Alex Barnett blog


Facebook export - WTF????

On hearing the news over at TechCrunch that I'm able to export my social network data out of Facebook as a .CSV file using the FriendCSV app, I did exactly that.

I have 74 contacts on Facebook but I managed to export 144 records. That's 70-odd people's "social data" including education, work experience, current location, hometown, affiliations, date of birth of people I don't know. Like Justin over here, I seem to have more "friends" than I bargained for. And I've now got their data.

This is not good. Facebook - wtf is going on????

Update: Dan Birdwhistell, developer of the FriendsCSV app, commented below soon after I posted to explain the issue I described above was NOT the fault of Facebook but an issue with the FriendsCSV data processing side of things:

"Hey Alex.  I just posted this on Techcrunch as well.  WTF is right, but this very unfortunate glitch has been fixed.  Here's what happened:  After valleywag, techmeme, digg, etc. all picked it up, the server got overwhelmed and we had around 25 dumps that were in queue.  FB times out after a few minutes, so to speed up with the dump, we added some threading to the libraries, which pushed the exports through in an instant, but also misplaced some of the data in what we now know to be at least four separate csv dumps.  When we were alerted to this, we removed the threading and all was right again; however, the error did occur and it was our fault.  We'll continue to test the app during the night just to make sure this doesn't happen again. " 

Deepest apologies that this happened."

Thanks for getting back to me so quickly Dan. Here's the thing though - you have shown how easily all this data can be extracted - that's a good thing, and well done for bringing our attention to that, but you have also shown how wrong it can go - that's the bad thing. It's small scale in this case but you've highlighted how this can go bad in a more general sense.

I've been very supportive of the "my data" efforts, however my support has been based on the presumption that I'm actually talking about "my data", not somebody elses. This real-world example has opened my eyes to the fact that opening up social networks / social graph will be a complex business and fraught with possible downsides.

At large scale, the ability to extract all my social graph data - as opposed to "my data" which I provide permission to an application - begs the following question: who's data is my social graph data? It is each individual's, or is it mine once Jo Smith has allowed me access to it?


Dan Birdwhistell said:

Alex.  Thanks for the thoughtful response here.  We were thinking about many of the same questions and issues here, and even though it was a big glitch that brought some of them to the forefront, Im interested to see how the discussion develops re: your question of the extent to which a user (or the developers building apps for that user) actually owns the "social graph" and data tied to it.  When we started building this little exporting graph, we knew that we would be pushing against the walls of what people felt was comfortable; however, it was just a guns-blazing version of what other apps have been doing for quite some time.
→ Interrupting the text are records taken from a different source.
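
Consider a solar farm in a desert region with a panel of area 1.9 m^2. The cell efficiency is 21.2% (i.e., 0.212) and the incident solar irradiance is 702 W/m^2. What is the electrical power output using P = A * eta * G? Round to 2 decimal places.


Use the solar power formula P = A * eta * G.
Given: A = 1.9 m^2, eta = 0.212, G = 702 W/m^2
P = 1.9 * 0.212 * 702
P = 282.77 W

282.77


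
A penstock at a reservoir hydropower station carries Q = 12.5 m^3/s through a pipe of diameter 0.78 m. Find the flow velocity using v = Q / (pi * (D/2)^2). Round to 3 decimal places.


Compute pipe cross-sectional area:
  A = pi * (D/2)^2 = pi * (0.78/2)^2 = 0.4778 m^2
Calculate velocity:
  v = Q / A = 12.5 / 0.4778
  v = 26.160 m/s

26.160


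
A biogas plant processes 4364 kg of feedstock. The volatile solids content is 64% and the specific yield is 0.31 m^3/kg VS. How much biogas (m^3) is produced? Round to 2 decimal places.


Compute volatile solids:
  VS = mass * VS_fraction = 4364 * 0.64 = 2792.96 kg
Calculate biogas volume:
  Biogas = VS * specific_yield = 2792.96 * 0.31
  Biogas = 865.82 m^3

865.82


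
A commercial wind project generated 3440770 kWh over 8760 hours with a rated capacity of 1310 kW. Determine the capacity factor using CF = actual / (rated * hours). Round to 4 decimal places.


Capacity factor = actual output / maximum possible output
Maximum possible = rated * hours = 1310 * 8760 = 11475600 kWh
CF = 3440770 / 11475600
CF = 0.2998

0.2998


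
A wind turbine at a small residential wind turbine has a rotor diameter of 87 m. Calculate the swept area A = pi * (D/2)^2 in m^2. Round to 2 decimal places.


Compute the rotor radius:
  r = D / 2 = 87 / 2 = 43.5 m
Calculate swept area:
  A = pi * r^2 = pi * 43.5^2
  A = 5944.68 m^2

5944.68


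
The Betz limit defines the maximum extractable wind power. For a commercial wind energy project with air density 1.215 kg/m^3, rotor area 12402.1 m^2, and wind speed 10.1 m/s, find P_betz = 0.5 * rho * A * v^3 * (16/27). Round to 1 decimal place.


The Betz coefficient Cp_max = 16/27 = 0.5926
v^3 = 10.1^3 = 1030.301
P_betz = 0.5 * rho * A * v^3 * Cp_max
P_betz = 0.5 * 1.215 * 12402.1 * 1030.301 * 0.5926
P_betz = 4600042.6 W

4600042.6


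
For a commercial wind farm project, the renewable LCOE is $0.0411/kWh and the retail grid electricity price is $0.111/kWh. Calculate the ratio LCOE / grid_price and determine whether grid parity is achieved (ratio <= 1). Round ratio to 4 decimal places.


Compare LCOE to grid price:
  LCOE = $0.0411/kWh, Grid price = $0.111/kWh
  Ratio = LCOE / grid_price = 0.0411 / 0.111 = 0.3703
  Grid parity achieved (ratio <= 1)? yes

0.3703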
As you'll see in some of my other comments on the TC thread, what will be interesting, I believe, if what people actually DO with these data after they suck them out.  
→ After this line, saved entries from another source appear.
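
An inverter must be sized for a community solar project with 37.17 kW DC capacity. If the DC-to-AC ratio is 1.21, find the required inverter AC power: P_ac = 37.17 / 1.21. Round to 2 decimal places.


The inverter AC capacity is determined by the DC/AC ratio.
Given: P_dc = 37.17 kW, DC/AC ratio = 1.21
P_ac = P_dc / ratio = 37.17 / 1.21
P_ac = 30.72 kW

30.72


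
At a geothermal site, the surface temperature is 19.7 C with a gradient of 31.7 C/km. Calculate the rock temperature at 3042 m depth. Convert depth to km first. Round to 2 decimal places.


Convert depth to km: 3042 / 1000 = 3.042 km
Temperature increase = gradient * depth_km = 31.7 * 3.042 = 96.43 C
Temperature at depth = T_surface + delta_T = 19.7 + 96.43
T = 116.13 C

116.13


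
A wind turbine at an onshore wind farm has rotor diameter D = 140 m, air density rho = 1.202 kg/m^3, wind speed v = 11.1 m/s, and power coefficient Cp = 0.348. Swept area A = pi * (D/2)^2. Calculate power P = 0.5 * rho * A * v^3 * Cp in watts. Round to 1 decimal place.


Step 1 -- Compute swept area:
  A = pi * (D/2)^2 = pi * (140/2)^2 = 15393.8 m^2
Step 2 -- Apply wind power equation:
  P = 0.5 * rho * A * v^3 * Cp
  v^3 = 11.1^3 = 1367.631
  P = 0.5 * 1.202 * 15393.8 * 1367.631 * 0.348
  P = 4403202.0 W

4403202.0


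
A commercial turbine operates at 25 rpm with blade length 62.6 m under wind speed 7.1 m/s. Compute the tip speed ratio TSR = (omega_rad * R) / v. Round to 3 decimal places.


Convert rotational speed to rad/s:
  omega = 25 * 2 * pi / 60 = 2.618 rad/s
Compute tip speed:
  v_tip = omega * R = 2.618 * 62.6 = 163.886 m/s
Tip speed ratio:
  TSR = v_tip / v_wind = 163.886 / 7.1 = 23.083

23.083


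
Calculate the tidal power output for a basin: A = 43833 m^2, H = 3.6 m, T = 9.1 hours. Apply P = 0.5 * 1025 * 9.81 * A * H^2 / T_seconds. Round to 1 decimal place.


Convert period to seconds: T = 9.1 * 3600 = 32760.0 s
H^2 = 3.6^2 = 12.96
P = 0.5 * rho * g * A * H^2 / T
P = 0.5 * 1025 * 9.81 * 43833 * 12.96 / 32760.0
P = 87181.7 W

87181.7


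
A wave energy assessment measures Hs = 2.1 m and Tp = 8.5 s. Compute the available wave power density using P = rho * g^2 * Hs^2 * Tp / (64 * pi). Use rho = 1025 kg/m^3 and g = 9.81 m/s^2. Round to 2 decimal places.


Apply wave power formula:
  g^2 = 9.81^2 = 96.2361
  Hs^2 = 2.1^2 = 4.41
  Numerator = rho * g^2 * Hs^2 * Tp = 1025 * 96.2361 * 4.41 * 8.5 = 3697595.46
  Denominator = 64 * pi = 201.0619
  P = 3697595.46 / 201.0619 = 18390.33 W/m

18390.33


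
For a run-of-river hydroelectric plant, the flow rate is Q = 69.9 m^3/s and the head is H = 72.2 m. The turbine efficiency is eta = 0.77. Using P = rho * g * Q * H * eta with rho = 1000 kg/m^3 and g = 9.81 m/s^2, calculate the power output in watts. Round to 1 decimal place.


Apply the hydropower formula P = rho * g * Q * H * eta
rho * g = 1000 * 9.81 = 9810.0
P = 9810.0 * 69.9 * 72.2 * 0.77
P = 38121862.1 W

38121862.1


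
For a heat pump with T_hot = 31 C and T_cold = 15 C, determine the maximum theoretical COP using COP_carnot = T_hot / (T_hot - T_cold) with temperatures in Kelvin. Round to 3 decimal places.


Convert to Kelvin:
  T_hot = 31 + 273.15 = 304.15 K
  T_cold = 15 + 273.15 = 288.15 K
Apply Carnot COP formula:
  COP = T_hot_K / (T_hot_K - T_cold_K) = 304.15 / 16.0
  COP = 19.009

19.009


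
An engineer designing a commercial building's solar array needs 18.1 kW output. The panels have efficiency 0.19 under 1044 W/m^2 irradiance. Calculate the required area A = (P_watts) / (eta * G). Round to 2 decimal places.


Convert target power to watts: P = 18.1 * 1000 = 18100.0 W
Compute denominator: eta * G = 0.19 * 1044 = 198.36
Required area A = P / (eta * G) = 18100.0 / 198.36
A = 91.25 m^2

91.25


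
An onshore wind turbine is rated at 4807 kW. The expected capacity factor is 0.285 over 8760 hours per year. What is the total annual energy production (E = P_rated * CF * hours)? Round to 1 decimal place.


Annual energy = rated_kW * capacity_factor * hours_per_year
Given: P_rated = 4807 kW, CF = 0.285, hours = 8760
E = 4807 * 0.285 * 8760
E = 12001156.2 kWh

12001156.2


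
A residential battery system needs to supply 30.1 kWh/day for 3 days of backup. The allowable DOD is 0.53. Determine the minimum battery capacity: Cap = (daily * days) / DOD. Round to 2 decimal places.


Total energy needed = daily * days = 30.1 * 3 = 90.3 kWh
Account for depth of discharge:
  Cap = total_energy / DOD = 90.3 / 0.53
  Cap = 170.38 kWh

170.38


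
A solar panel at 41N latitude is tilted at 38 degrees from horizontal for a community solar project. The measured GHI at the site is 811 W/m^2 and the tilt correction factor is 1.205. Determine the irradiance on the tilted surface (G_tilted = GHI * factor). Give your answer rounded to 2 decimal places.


Identify the given values:
  GHI = 811 W/m^2, tilt correction factor = 1.205
Apply the formula G_tilted = GHI * factor:
  G_tilted = 811 * 1.205
  G_tilted = 977.26 W/m^2

977.26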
For instance, why did you decide to do the data dump, and what use does it provide you?  I personally did it so that I could more easily sort by various items and then decide whom I needed to contact/invite for specific things.  It also allowed me to sort for multiple column variables.

# October 23, 2007 7:59 PM

Gandalfe said:

Figures. Hope you pinged the facebook team.  :o(

# October 25, 2007 2:10 PM

Matt Katz said:

I tried the friendscsv app and it does appear to be all better now.  
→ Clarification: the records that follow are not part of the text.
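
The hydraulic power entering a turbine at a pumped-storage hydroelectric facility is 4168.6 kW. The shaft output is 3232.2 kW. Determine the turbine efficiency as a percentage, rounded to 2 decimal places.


Turbine efficiency = (output power / input power) * 100
eta = (3232.2 / 4168.6) * 100
eta = 77.54%

77.54


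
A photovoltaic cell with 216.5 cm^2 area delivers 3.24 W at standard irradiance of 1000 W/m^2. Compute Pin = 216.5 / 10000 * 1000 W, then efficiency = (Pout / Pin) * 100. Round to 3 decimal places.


First compute the input power:
  Pin = area_cm2 / 10000 * G = 216.5 / 10000 * 1000 = 21.65 W
Then compute efficiency:
  Efficiency = (Pout / Pin) * 100 = (3.24 / 21.65) * 100
  Efficiency = 14.965%

14.965


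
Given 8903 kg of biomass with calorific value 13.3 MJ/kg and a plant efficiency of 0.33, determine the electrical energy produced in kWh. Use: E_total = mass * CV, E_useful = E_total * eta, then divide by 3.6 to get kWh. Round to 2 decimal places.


Total energy = mass * CV = 8903 * 13.3 = 118409.9 MJ
Useful energy = total * eta = 118409.9 * 0.33 = 39075.27 MJ
Convert to kWh: 39075.27 / 3.6
Useful energy = 10854.24 kWh

10854.24


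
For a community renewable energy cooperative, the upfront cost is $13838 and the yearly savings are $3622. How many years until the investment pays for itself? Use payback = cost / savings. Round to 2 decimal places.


Simple payback period = initial cost / annual savings
Payback = 13838 / 3622
Payback = 3.82 years

3.82


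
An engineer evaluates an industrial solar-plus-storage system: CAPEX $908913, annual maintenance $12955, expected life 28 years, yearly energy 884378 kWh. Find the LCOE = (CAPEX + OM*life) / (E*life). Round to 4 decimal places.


Total cost = CAPEX + OM * lifetime = 908913 + 12955 * 28 = 908913 + 362740 = 1271653
Total generation = annual * lifetime = 884378 * 28 = 24762584 kWh
LCOE = 1271653 / 24762584
LCOE = 0.0514 $/kWh

0.0514


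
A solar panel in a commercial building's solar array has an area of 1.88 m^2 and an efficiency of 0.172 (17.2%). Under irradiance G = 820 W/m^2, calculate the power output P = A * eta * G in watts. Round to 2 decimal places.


Use the solar power formula P = A * eta * G.
Given: A = 1.88 m^2, eta = 0.172, G = 820 W/m^2
P = 1.88 * 0.172 * 820
P = 265.16 W

265.16


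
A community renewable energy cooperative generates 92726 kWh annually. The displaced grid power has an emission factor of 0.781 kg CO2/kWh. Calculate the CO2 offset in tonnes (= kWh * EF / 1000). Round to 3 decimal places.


CO2 offset in kg = generation * emission_factor
CO2 offset = 92726 * 0.781 = 72419.01 kg
Convert to tonnes:
  CO2 offset = 72419.01 / 1000 = 72.419 tonnes

72.419


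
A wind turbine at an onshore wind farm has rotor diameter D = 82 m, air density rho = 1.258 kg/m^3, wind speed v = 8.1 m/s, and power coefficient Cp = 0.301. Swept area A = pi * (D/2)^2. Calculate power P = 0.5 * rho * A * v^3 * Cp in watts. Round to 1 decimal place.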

The more interesting question you raise is about the private information in my data.

I think you solve that by treating your social graph, bloglist, etc as a list of pointers.  

My APML, OPML, etc should contain URLS that _don't_ contain my authentication info.  That way I can publicly expose anything I subscribe to, but you can only dig into those details if you have authorization to do so.

In facebook, the things you should be able to expose responsibly are the facebook profile ID's and the limited data (picture, etc) that by default one can see without being a friend.  From there on out, people with the appropriate permissions should be able to spider through to whoever they have perms for.

In friendcsv, the author is not exposing the data, rather he is letting you retrieve the data people have exposed to you.  You losing the data is your irresponsible ass.  Do it and risk the shame and censure of your friends.

# October 26, 2007 10:32 AM